Students are not permitted to take, for credit, MATH45061 in an undergraduate programme and then MATH65061 in a postgraduate programme at the University of Manchester, as the courses are identical.

The course unit concerns the formulation and solution of problems in continuum mechanics (solid and fluid mechanics)  from a modern unified perspective. The aims are (i) to introduce students to the general analytic machinery of tensor calculus, variational principles and conservation laws in order to formulate governing equations; (ii) to illustrate the principles of constitutive modelling; and (iii) to make students aware of some exact, approximate and numerical methods to solve the resulting equations.

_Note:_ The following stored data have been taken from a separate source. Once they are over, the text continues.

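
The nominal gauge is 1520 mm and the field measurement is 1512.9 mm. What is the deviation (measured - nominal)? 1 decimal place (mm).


Deviation = measured - nominal
Deviation = 1512.9 - 1520
Deviation = -7.1 mm

-7.1


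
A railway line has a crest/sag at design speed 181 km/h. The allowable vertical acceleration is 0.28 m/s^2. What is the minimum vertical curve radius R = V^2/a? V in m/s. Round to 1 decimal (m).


Convert speed: V = 181 / 3.6 = 50.2778 m/s
V^2 = 2527.8549 m^2/s^2
R_v = 2527.8549 / 0.28
R_v = 9028.1 m

9028.1


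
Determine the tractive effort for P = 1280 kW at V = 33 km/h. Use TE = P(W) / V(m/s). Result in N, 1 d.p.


Convert: P = 1280 kW = 1280000 W
V = 33 / 3.6 = 9.1667 m/s
TE = 1280000 / 9.1667
TE = 139636.4 N

139636.4


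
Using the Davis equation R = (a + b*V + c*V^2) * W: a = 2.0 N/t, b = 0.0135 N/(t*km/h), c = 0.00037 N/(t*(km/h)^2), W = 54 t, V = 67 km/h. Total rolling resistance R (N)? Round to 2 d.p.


b*V = 0.0135 * 67 = 0.9045
c*V^2 = 0.00037 * 4489 = 1.66093
R_per_t = 2.0 + 0.9045 + 1.66093 = 4.56543 N/t
R_total = 4.56543 * 54 = 246.53 N

246.53


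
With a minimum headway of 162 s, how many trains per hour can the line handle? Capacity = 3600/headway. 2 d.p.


Capacity = 3600 / headway
Capacity = 3600 / 162
Capacity = 22.22 trains/hour

22.22


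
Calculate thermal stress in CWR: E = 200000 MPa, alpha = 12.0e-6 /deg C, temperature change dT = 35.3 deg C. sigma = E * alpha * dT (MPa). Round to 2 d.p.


sigma = E * alpha * dT
sigma = 200000 * 12.0e-6 * 35.3
sigma = 2.4 * 35.3
sigma = 84.72 MPa

84.72


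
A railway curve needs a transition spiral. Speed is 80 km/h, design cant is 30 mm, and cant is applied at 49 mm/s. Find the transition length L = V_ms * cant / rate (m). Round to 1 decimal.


Convert speed: V = 80 / 3.6 = 22.2222 m/s
L = 22.2222 * 30 / 49
L = 666.6667 / 49
L = 13.6 m

13.6


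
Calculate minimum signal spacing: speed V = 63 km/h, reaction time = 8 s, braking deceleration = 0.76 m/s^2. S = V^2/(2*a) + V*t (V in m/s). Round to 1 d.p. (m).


V = 63 / 3.6 = 17.5 m/s
Braking distance = 17.5^2 / (2*0.76) = 201.4803 m
Sighting distance = 17.5 * 8 = 140.0 m
S = 201.4803 + 140.0 = 341.5 m

341.5


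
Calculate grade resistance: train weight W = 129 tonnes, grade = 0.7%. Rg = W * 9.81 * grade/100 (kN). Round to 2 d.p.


Rg = W * 9.81 * grade / 100
Rg = 129 * 9.81 * 0.7 / 100
Rg = 1265.49 * 0.007
Rg = 8.86 kN

8.86


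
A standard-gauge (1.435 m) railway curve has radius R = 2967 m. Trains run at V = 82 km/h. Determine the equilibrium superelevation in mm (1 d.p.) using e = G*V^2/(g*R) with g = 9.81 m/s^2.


Convert speed: V = 82 / 3.6 = 22.7778 m/s
Apply formula: e = 1.435 * 22.7778^2 / (9.81 * 2967)
e = 1.435 * 518.8272 / 29106.27
e = 0.025579 m = 25.6 mm

25.6


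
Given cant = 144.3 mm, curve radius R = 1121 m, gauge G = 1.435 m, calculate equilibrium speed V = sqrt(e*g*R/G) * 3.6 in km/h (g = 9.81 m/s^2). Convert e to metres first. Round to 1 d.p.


Convert cant: e = 144.3 mm = 0.1443 m
V_ms = sqrt(0.1443 * 9.81 * 1121 / 1.435)
V_ms = sqrt(1105.831737) = 33.254 m/s
V = 33.254 * 3.6 = 119.7 km/h

119.7


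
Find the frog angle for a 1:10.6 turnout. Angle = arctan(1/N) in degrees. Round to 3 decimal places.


1/N = 1/10.6 = 0.09434
angle = arctan(0.09434) = 0.094061 rad
angle = 0.094061 * 180/pi = 5.389 degrees

5.389


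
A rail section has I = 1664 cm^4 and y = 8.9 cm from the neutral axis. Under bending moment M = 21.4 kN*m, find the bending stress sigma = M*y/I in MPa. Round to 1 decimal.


Convert units:
M = 21.4 kN*m = 21400000 N*mm
y = 8.9 cm = 89 mm
I = 1664 cm^4 = 16640000 mm^4
sigma = 21400000 * 89 / 16640000
sigma = 114.5 MPa

114.5


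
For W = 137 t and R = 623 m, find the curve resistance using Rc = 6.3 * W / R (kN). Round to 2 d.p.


Rc = 6.3 * W / R
Rc = 6.3 * 137 / 623
Rc = 863.1 / 623
Rc = 1.39 kN

1.39


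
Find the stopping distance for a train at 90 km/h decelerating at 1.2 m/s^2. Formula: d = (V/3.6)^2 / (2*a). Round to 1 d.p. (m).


Convert speed: V = 90 / 3.6 = 25.0 m/s
V^2 = 625.0
d = 625.0 / (2 * 1.2)
d = 625.0 / 2.4
d = 260.4 m

260.4


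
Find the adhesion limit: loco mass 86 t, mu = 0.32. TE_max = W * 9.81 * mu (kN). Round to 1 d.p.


TE_max = W * g * mu
TE_max = 86 * 9.81 * 0.32
TE_max = 843.66 * 0.32
TE_max = 270.0 kN

270.0


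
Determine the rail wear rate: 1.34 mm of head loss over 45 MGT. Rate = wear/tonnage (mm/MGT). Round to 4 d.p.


Wear rate = total wear / cumulative tonnage
Rate = 1.34 / 45
Rate = 0.0298 mm/MGT

0.0298


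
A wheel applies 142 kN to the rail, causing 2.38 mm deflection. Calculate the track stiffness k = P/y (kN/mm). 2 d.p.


Track stiffness k = P / y
k = 142 / 2.38
k = 59.66 kN/mm

59.66


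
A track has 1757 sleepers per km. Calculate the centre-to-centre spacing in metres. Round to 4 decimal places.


Spacing = 1000 m / number of sleepers
Spacing = 1000 / 1757
Spacing = 0.5692 m

0.5692


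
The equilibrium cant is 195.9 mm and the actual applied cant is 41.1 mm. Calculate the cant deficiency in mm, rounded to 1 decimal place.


Cant deficiency = equilibrium cant - actual cant
CD = 195.9 - 41.1
CD = 154.8 mm

154.8


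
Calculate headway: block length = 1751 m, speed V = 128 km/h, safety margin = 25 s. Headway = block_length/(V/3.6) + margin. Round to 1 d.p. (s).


V = 128 / 3.6 = 35.5556 m/s
Block traversal time = 1751 / 35.5556 = 49.2469 s
Headway = 49.2469 + 25
Headway = 74.2 s

74.2


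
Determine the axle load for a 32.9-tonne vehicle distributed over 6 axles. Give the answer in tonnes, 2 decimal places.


Load per axle = total weight / number of axles
Load = 32.9 / 6
Load = 5.48 tonnes

5.48


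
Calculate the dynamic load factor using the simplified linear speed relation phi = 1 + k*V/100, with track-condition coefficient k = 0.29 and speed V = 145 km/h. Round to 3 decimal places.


phi = 1 + k * V / 100
phi = 1 + 0.29 * 145 / 100
phi = 1 + 0.4205
phi = 1.421

1.421


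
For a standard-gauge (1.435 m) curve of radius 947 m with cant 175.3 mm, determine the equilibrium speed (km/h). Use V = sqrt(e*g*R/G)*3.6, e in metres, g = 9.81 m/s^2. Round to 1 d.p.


Convert cant: e = 175.3 mm = 0.1753 m
V_ms = sqrt(0.1753 * 9.81 * 947 / 1.435)
V_ms = sqrt(1134.877541) = 33.6879 m/s
V = 33.6879 * 3.6 = 121.3 km/h

121.3


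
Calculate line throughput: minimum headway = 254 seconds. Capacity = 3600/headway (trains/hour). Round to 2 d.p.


Capacity = 3600 / headway
Capacity = 3600 / 254
Capacity = 14.17 trains/hour

14.17


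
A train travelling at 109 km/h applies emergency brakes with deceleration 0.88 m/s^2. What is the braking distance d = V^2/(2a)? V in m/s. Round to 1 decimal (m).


Convert speed: V = 109 / 3.6 = 30.2778 m/s
V^2 = 916.7438
d = 916.7438 / (2 * 0.88)
d = 916.7438 / 1.76
d = 520.9 m

520.9


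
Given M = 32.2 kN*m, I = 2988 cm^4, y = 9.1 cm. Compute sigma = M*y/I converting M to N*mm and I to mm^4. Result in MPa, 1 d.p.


Convert units:
M = 32.2 kN*m = 32200000 N*mm
y = 9.1 cm = 91 mm
I = 2988 cm^4 = 29880000 mm^4
sigma = 32200000 * 91 / 29880000
sigma = 98.1 MPa

98.1


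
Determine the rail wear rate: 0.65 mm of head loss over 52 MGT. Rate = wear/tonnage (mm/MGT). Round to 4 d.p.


Wear rate = total wear / cumulative tonnage
Rate = 0.65 / 52
Rate = 0.0125 mm/MGT

0.0125


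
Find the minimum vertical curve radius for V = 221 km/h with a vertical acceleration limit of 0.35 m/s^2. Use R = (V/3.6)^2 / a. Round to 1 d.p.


Convert speed: V = 221 / 3.6 = 61.3889 m/s
V^2 = 3768.5957 m^2/s^2
R_v = 3768.5957 / 0.35
R_v = 10767.4 m

10767.4


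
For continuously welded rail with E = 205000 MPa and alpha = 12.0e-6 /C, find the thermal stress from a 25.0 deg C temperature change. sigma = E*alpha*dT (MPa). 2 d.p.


sigma = E * alpha * dT
sigma = 205000 * 12.0e-6 * 25.0
sigma = 2.46 * 25.0
sigma = 61.50 MPa

61.50


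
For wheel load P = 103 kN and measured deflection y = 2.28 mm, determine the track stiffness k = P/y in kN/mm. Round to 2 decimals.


Track stiffness k = P / y
k = 103 / 2.28
k = 45.18 kN/mm

45.18


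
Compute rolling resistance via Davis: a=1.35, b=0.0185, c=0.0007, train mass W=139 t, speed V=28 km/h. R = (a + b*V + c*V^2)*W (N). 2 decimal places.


b*V = 0.0185 * 28 = 0.518
c*V^2 = 0.0007 * 784 = 0.5488
R_per_t = 1.35 + 0.518 + 0.5488 = 2.4168 N/t
R_total = 2.4168 * 139 = 335.94 N

335.94


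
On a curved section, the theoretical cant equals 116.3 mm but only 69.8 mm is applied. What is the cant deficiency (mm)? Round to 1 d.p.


Cant deficiency = equilibrium cant - actual cant
CD = 116.3 - 69.8
CD = 46.5 mm

46.5


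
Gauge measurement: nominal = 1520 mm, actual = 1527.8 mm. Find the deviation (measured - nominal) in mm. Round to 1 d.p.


Deviation = measured - nominal
Deviation = 1527.8 - 1520
Deviation = 7.8 mm

7.8


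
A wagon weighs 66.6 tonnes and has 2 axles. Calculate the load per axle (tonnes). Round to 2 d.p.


Load per axle = total weight / number of axles
Load = 66.6 / 2
Load = 33.30 tonnes

33.30


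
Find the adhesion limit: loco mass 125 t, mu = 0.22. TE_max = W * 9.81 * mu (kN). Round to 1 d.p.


TE_max = W * g * mu
TE_max = 125 * 9.81 * 0.22
TE_max = 1226.25 * 0.22
TE_max = 269.8 kN

269.8


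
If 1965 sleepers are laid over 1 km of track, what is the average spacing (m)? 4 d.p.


Spacing = 1000 m / number of sleepers
Spacing = 1000 / 1965
Spacing = 0.5089 m

0.5089


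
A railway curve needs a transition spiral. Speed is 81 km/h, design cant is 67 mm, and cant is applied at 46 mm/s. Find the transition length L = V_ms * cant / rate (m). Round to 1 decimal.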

On successful completion of this course unit students will be able to: 

• Use tensor algebra and calculus for calculations and derivations in general (curvilinear) coordinates.
• Derive the governing equations of continuum mechanics from Lagrangian and Eulerian viewpoints using the divergence and Reynolds transport theorems and use the same principles to extend the derivations to previously unseen situations.
• Determine whether particular vectors, tensors and derivatives are objective and explain the concept of objectivity.
• Use the Clausis-Duhem inequality to derive thermodynamically consistent constitutive laws and determine any implied constraints.
• Use the general theory to formulate and solve problems in linear and nonlinear elasticity and compressible and incompressible fluid mechanics.
• Solve idealised problems in continuum mechanics analytically in spherical, cylindrical and Cartesian coordinates.
• Be able to convert the physical description of a problem in continuum mechanics into the appropriate governing equations and boundary conditions and, conversely, provide a physical interpretation for the solutions.

Tutorials represent the principal forum for feedback, providing an opportunity for students' work on example sheet questions and the coursework to be discussed. There are two coursework assignments in the form of extended calculations that both test understanding and provide opportunities for further feedback. Students can also get feedback on their understanding directly from the lecturer by making an appointment, for example during the lecturer's office hours.